When I think of Sicily I immediately think of those scenes in the first Godfather movie with that little hillside village with its hearty Italians living big warm noisy Italian lives. And now that we're here I can feel what the film maker was getting at.

It's a big island, the biggest in the Mediterranean, but one I think that's actually best viewed from along the coastline in a little boat sailing around the edge. But the real heart of it, is definitely the interior.  Some of its best treasures are on the windy internal roads where you'll find a Sicily mostly unchanged and untouched. Quiet, but bursting with stories. There are so many medieval castles built on top of hills here. Wherever you are if you look up you'll probably see one balancing fiercely on whatever the highest most architecturally challenging rocky pinnacle there is. There are towns built into the sides of the rock faces with of course, castles on top. And endless anonymous vineyards teetering on the volcanic slopes, of a smoldering volcano. And of course, Etna, the boss of Sicily. The ninth biggest volcano in the world, active for 500,000 years and home to the mythological god Hephaestus and a one-eyed monster Cyclops (according to the Roman poet Virgil).

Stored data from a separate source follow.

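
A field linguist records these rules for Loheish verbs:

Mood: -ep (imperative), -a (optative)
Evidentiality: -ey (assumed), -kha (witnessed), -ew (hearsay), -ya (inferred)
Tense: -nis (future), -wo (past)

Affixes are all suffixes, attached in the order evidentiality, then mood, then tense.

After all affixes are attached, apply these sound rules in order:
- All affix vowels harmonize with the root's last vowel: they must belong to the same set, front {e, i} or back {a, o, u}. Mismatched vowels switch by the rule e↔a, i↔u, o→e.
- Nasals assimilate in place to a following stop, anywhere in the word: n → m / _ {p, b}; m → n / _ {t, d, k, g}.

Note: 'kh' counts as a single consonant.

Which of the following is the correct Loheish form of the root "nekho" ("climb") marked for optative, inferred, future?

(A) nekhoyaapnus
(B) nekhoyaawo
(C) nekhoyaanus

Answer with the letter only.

Attach evidentiality inferred -ya → nekhoya.
Attach mood optative -a → nekhoyaa.
Attach tense future -nis → nekhoyaanis.
Apply vowel harmony: nekhoyaanis → nekhoyaanus.
Nasal assimilation: no change.
So the correct form is nekhoyaanus, option (C).
(A) nekhoyaapnus is wrong: it uses imperative instead of optative for mood.
(B) nekhoyaawo is wrong: it uses past instead of future for tense.

C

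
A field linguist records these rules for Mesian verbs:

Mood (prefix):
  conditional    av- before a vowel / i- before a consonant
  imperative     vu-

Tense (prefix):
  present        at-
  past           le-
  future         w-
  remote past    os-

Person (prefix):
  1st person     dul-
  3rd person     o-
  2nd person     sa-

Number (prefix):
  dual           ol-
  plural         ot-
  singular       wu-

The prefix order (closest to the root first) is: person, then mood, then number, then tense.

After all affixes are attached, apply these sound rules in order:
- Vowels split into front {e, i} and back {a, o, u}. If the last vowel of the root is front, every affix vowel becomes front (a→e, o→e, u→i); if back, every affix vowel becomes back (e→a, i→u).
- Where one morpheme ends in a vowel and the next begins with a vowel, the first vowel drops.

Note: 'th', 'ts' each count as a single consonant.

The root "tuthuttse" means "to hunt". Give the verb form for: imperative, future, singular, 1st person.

wwividiltuthuttse

Attach person 1st person dul- → dultuthuttse.
Attach mood imperative vu- → vudultuthuttse.
Attach number singular wu- → wuvudultuthuttse.
Attach tense future w- → wwuvudultuthuttse.
Apply vowel harmony: wwuvudultuthuttse → wwividiltuthuttse.
Vowel deletion: no change.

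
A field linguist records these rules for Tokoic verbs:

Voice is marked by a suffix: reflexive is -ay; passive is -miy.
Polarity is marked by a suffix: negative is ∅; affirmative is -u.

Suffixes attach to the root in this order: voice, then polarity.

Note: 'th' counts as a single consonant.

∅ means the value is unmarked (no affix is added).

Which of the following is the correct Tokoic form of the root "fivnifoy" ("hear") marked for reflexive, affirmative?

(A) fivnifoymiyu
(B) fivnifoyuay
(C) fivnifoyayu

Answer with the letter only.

Attach voice reflexive -ay → fivnifoyay.
Attach polarity affirmative -u → fivnifoyayu.
So the correct form is fivnifoyayu, option (C).
(B) fivnifoyuay is wrong: it has the affixes in the wrong order.
(A) fivnifoymiyu is wrong: it uses passive instead of reflexive for voice.

C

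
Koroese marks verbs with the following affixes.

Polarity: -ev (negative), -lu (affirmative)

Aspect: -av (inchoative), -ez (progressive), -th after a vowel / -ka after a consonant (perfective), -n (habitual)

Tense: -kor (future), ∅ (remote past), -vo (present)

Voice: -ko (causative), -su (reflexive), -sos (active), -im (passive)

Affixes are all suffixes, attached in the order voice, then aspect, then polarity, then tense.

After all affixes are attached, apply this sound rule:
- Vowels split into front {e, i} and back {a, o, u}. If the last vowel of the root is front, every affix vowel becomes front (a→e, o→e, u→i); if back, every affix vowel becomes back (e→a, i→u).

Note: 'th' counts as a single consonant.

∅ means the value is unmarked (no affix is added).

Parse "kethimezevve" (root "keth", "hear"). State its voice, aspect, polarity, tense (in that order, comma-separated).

passive, progressive, negative, present

Segment: keth-im-ez-ev-vo.
voice: -im → passive.
aspect: -ez → progressive.
polarity: -ev → negative.
tense: -vo → present.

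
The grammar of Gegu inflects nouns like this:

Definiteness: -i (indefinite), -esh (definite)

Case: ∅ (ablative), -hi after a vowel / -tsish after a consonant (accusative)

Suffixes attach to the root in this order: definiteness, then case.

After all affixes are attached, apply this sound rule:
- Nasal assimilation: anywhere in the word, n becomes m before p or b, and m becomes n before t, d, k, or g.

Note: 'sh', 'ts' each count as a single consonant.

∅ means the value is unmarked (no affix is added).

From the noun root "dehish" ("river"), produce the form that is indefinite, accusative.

Attach definiteness indefinite -i → dehishi.
Attach case accusative -hi (after vowel 'i') → dehishihi.
Nasal assimilation: no change.

dehishihi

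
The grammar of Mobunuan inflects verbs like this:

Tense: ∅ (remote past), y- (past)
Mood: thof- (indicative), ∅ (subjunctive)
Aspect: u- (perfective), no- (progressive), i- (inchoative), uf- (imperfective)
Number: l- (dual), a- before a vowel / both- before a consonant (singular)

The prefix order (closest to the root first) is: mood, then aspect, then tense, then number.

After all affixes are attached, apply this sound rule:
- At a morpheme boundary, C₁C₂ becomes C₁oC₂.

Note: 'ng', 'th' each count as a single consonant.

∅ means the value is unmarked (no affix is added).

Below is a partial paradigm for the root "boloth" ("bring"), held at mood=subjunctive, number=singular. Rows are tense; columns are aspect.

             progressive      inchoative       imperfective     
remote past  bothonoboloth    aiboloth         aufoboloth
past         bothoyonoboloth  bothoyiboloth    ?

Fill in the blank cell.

bothoyufoboloth

mood = subjunctive: zero marking, form stays boloth.
Attach aspect imperfective uf- → ufboloth.
Attach tense past y- → yufboloth.
Attach number singular both- (before consonant 'y') → bothyufboloth.
Apply epenthesis: bothyufboloth → bothoyufoboloth.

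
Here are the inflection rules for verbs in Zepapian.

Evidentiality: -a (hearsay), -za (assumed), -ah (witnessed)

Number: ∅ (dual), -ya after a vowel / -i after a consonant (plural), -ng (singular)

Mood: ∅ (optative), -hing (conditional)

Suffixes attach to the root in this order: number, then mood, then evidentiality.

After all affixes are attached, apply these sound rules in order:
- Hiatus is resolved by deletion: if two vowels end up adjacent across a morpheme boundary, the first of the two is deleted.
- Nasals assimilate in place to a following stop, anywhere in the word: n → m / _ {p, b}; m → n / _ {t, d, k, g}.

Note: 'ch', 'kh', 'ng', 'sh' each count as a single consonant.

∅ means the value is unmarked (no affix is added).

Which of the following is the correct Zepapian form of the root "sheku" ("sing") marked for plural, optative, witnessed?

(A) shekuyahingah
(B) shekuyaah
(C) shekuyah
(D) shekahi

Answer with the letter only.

C

Attach number plural -ya (after vowel 'u') → shekuya.
mood = optative: zero marking, form stays shekuya.
Attach evidentiality witnessed -ah → shekuyaah.
Apply vowel deletion: shekuyaah → shekuyah.
Nasal assimilation: no change.
So the correct form is shekuyah, option (C).
(B) shekuyaah is wrong: it fails to apply the sound rule(s).
(D) shekahi is wrong: it has the affixes in the wrong order.
(A) shekuyahingah is wrong: it uses conditional instead of optative for mood.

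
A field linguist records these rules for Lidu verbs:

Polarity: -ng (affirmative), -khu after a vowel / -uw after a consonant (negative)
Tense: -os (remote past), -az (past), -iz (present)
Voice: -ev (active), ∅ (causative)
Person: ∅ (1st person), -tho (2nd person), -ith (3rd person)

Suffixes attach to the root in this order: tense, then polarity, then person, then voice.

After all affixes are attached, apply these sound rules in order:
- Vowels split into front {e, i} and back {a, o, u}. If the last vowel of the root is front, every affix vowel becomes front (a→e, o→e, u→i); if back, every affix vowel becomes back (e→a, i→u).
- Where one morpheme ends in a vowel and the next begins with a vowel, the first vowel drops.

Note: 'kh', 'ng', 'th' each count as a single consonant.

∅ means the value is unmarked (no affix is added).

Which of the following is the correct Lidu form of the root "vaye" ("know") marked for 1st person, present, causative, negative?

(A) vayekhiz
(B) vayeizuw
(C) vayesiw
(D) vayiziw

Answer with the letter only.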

Etna much to our surprise has a fairly regular eruption schedule and obligingly put on a great show when we first arrived. For two nights we had front row seats from our safe anchorage below in Taormina and were glued to the exciting spectacle as red glowing lava flowed casually from the bubbling peak. Over the next few days we drove around the perimeter loop and up the twisty roads to the top as far as we were allowed,  then continued down along the coastal roads which comprised almost entirely of long dark tunnels dug through rocky hill after rocky hill, followed by astonishingly high roller coaster bridges which were met by yet more long dark tunnels. Not for the claustrophobicly inclined!

In my Italian imagination Sicily has a feeling of wildness and freedom, where you can get lost in all of Sicily's ancient stories. Where you can wander happily like Al Pacino, along a hot dusty goat trail and just enjoy being alive.